The next day, it was open and happy, but to my dismay, the clowns wanted nothing to do with it. They were still hosting on the powerhead, so in an effort to get them closer to what I had hoped would be their new home, I placed a large piece of PVC pipe next to the anemone. Slowly, they began to host on the PVC, but months passed, and they still wanted nothing to do with the anemone. I knew this was a risk, but it was sure a bummer to have gone to all this trouble only to have the perculas refuse their host.

In the meantime, I added a Fire Shrimp and a really nice piece of Pink Hammer Coral to the tank, and was met with general success. Everything was healthy and thriving, but the clowns stubbornly refused to adopt the anemone. I had more or less given up, when I got a call from Courtney last week while I was at work, telling me that “the clownfish had finally started hosting!!!” I could not believe my ears, and raced home after work to see. Sure enough, there they were, living happily in the anemone.

Fish Supposedly Washed Up By Asian Tsunami

Last December one of the largest earthquakes in recorded history (measuring 9 on the Richter Scale), struck just off Sumatra, Indonesia, in a fault line running deep under the water. The rupture caused massive tsunamis, that hurtled away from the epicenter, reaching shores as far away as Africa.

A few days after the disaster, a friend and fellow fishkeeper sent me an e-mail containing a number of images depicting strange, deep-water fish that were supposedly washed up by onto shore by the huge waves and cataloged by scientists.

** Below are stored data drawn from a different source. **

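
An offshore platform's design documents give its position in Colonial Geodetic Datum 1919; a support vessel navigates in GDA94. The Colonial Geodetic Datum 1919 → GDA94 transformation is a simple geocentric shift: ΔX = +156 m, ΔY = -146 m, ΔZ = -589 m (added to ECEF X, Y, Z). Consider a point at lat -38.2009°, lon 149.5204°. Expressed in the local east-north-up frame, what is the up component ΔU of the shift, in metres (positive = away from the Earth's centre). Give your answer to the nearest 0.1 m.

The local up (radial) axis is (cos φ cos λ, cos φ sin λ, sin φ), giving ΔU = -105.651 − 58.197 + 364.250 = 200.40 m.

ΔU = 200.4 m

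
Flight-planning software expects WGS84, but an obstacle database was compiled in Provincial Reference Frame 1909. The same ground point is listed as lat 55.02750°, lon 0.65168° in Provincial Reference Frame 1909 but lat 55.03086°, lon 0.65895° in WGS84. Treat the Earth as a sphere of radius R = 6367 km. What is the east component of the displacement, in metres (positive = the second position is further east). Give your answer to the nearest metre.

Δφ = 55.03086° − 55.02750° = +0.00336°; Δλ = 0.65895° − 0.65168° = +0.00727°.
1° along a meridian = πR/180 = 111125 m.
ΔN = Δφ × 111125 = 373.4 m; ΔE = Δλ × 111125 × cos(55.02750°) = +0.00727 × 111125 × 0.573183 = 463.1 m.

ΔE = 463 m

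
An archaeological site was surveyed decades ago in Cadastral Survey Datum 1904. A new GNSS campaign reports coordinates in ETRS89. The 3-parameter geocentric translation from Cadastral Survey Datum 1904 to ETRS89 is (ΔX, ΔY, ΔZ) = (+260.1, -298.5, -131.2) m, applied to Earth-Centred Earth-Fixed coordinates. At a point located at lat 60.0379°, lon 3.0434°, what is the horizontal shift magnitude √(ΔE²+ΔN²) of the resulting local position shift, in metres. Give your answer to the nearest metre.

At φ = 60.0379°, λ = 3.0434°: sin φ = 0.866356, cos φ = 0.499427, sin λ = 0.053092, cos λ = 0.998590.
ΔE = −sin λ·ΔX + cos λ·ΔY = −(0.053092)·(260.1) + (0.998590)·(-298.5) = -311.89 m.
ΔN = −sin φ cos λ·ΔX − sin φ sin λ·ΔY + cos φ·ΔZ = −(0.866356)(0.998590)(260.1) − (0.866356)(0.053092)(-298.5) + (0.499427)(-131.2) = -276.82 m.
Horizontal magnitude = √(ΔE² + ΔN²) = √((-311.89)² + (-276.82)²) = 417.01 m.

417 m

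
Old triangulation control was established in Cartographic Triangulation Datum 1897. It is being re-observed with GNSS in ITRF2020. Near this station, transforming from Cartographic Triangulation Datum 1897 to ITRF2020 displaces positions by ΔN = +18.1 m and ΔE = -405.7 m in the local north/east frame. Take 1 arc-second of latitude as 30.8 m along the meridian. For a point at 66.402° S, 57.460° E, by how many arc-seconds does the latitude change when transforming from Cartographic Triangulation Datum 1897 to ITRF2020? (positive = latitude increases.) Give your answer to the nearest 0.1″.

1″ of latitude = 30.80 m, so Δφ = 18.1 / 30.80 = 0.588″.

Δφ = 0.6″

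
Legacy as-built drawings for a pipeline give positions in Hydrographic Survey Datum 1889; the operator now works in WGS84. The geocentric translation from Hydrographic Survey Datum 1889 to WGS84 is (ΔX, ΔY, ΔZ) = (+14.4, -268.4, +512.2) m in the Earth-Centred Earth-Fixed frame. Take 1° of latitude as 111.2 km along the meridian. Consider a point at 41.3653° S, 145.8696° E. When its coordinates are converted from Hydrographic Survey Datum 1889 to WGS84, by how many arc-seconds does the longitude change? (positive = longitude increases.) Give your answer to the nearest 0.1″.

sin φ = -0.660857, cos φ = 0.750511, sin λ = 0.561078, cos λ = -0.827763.
East component: ΔE = −sin λ·ΔX + cos λ·ΔY = −(0.561078)(14.4) + (-0.827763)(-268.4) = 214.09 m.
1° of latitude spans 111200 m; at latitude φ, 1° of longitude spans that × cos φ = 83456.9 m, so Δλ = 214.09 / 83456.9 × 3600 = 9.235″.

Δλ = 9.2″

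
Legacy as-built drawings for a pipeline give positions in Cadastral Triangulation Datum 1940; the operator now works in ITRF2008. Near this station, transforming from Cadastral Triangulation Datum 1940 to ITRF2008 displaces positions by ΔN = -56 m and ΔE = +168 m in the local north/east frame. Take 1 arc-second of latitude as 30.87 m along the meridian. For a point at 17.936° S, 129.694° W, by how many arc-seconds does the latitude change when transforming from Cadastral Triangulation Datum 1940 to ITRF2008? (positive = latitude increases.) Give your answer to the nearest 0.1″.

Δφ = -1.8″

1″ of latitude = 30.87 m, so Δφ = -56.0 / 30.87 = -1.814″.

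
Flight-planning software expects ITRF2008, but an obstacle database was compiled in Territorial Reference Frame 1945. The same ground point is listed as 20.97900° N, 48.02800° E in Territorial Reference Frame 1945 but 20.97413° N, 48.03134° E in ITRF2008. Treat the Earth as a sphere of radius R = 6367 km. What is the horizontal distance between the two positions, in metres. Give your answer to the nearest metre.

Δφ = 20.97413° − 20.97900° = -0.00487°; Δλ = 48.03134° − 48.02800° = +0.00334°.
1° along a meridian = πR/180 = 111125 m.
ΔN = Δφ × 111125 = -541.2 m; ΔE = Δλ × 111125 × cos(20.97900°) = +0.00334 × 111125 × 0.933712 = 346.6 m.
Distance = √(ΔE² + ΔN²) = √(346.6² + (-541.2)²) = 642.6 m.

643 m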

Although these are, in fact, genuine images of some very strange deep-sea creatures, these photographs have nothing to do with the Indian Ocean tsunami. They date from mid-2003 and were taken by researchers on the NORFANZ voyage, a joint Australian-New Zealand research expedition conducted in May-June 2003 to explore deep sea habitats and biodiversity in the Tasman Sea. These photographs can be viewed on Australia’s National Oceans Office web site.

While I hate to see these creatures dragged up from the abyss, I am very much a “deep junky”, and take great delight in learning more about marine life from the murky depths. Mostly, it is for this reason that I have developed such a strong interest in both powered and unpowered DIY ROV technology.